A joint research team from the University of Pisa in Italy and the UK's University of Salford have reported positive results from a pilot clinical trial that investigated the antitumour action of doxycycline antibiotic to treat breast cancer.
Doxycycline is part of the tetracyclines antibiotic family and is primarily used for the treatment of acne.
A University of Pisa statement said: “In fact, as well as eradicating bacteria, the antibiotics also have a destructive effect on mitochondria, the ‘power stations’ of cells, which abound in neoplastic stem cells.
“These cells are responsible for the origins of tumours, local tumour recurrence, resistance to treatment and the dreaded distant metastases.”

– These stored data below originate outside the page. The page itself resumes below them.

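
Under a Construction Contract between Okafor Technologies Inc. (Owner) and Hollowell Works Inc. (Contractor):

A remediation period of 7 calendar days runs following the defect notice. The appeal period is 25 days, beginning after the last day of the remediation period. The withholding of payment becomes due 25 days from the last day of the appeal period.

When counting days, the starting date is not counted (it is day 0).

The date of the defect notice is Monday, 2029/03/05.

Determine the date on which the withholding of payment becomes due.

The last day of the remediation period: 7 calendar days after 2029/03/05 is 2029/03/12.
Adding 25 calendar days to 2029/03/12 gives 2029/04/06, which is the last day of the appeal period.
The date on which the withholding of payment becomes due: 2029/04/06 + 25 days = 2029/05/01.

2029/05/01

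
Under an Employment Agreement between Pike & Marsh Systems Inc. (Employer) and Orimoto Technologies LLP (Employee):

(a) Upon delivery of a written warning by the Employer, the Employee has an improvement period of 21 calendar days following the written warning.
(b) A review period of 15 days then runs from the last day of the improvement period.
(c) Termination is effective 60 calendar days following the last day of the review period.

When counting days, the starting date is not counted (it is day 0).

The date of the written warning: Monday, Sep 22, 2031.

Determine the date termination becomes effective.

Dec 27, 2031

The last day of the improvement period: Sep 22, 2031 + 21 days = Oct 13, 2031.
The last day of the review period: Oct 13, 2031 + 15 days = Oct 28, 2031.
The date termination becomes effective: Oct 28, 2031 + 60 days = Dec 27, 2031.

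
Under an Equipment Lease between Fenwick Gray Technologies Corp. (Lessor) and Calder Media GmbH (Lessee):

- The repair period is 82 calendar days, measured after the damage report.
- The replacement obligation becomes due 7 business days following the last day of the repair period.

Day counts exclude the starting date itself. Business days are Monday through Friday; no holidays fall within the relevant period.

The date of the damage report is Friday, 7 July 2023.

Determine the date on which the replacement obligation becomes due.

6 October 2023

The last day of the repair period: 82 calendar days after 7 July 2023 is 27 September 2023.
The date on which the replacement obligation becomes due: counting 7 business days from Wednesday, 27 September 2023 (Sep 28, Sep 29, Oct 2, Oct 3, Oct 4, Oct 5, Oct 6, skipping weekends) reaches Friday, 6 October 2023.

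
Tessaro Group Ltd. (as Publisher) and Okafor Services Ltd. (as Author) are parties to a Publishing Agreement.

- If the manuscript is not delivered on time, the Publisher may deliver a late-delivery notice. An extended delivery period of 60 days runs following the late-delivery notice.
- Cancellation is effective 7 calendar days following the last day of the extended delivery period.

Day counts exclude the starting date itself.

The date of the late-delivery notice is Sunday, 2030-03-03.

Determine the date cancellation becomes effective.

Adding 60 calendar days to 2030-03-03 gives 2030-05-02, which is the last day of the extended delivery period.
The date cancellation becomes effective: 7 calendar days after 2030-05-02 is 2030-05-09.

2030-05-09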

University of Pisa department of translational research and new technologies in medicine professor Antonio Giuseppe Naccarato and anatomical pathologist Dr Cristian Scatena led the research group that conducted the trial.
Researchers from the University of Salford and the Pisa Science Foundation were also involved in the trial, among others.
The trial included 15 female patients with early breast cancer and demonstrated a reduction of around 40% in the number of neoplastic stem cells after 14 days of treatment.
University of Salford researchers have examined this effect in tumour models ‘in vitro’ to find that doxycycline was able to eradicate the neoplastic stem cells in eight different types of tumours including breast cancer.
Based on the results of these studies, researchers conducted the first clinical trials of doxycycline in early breast cancer patients destined for surgical treatment.
The trial was performed at the AOUP Breast Unit under the direction of professor Manuela Roncella.
Of the 15 patients enrolled in the trial, nine were treated with 200mg daily dose of doxycycline for 14 days before surgery and six were observed as controls before undergoing surgery directly.
Researchers analysed several biomarkers in patients, such as stemness, mitochondria, cell proliferation, and others.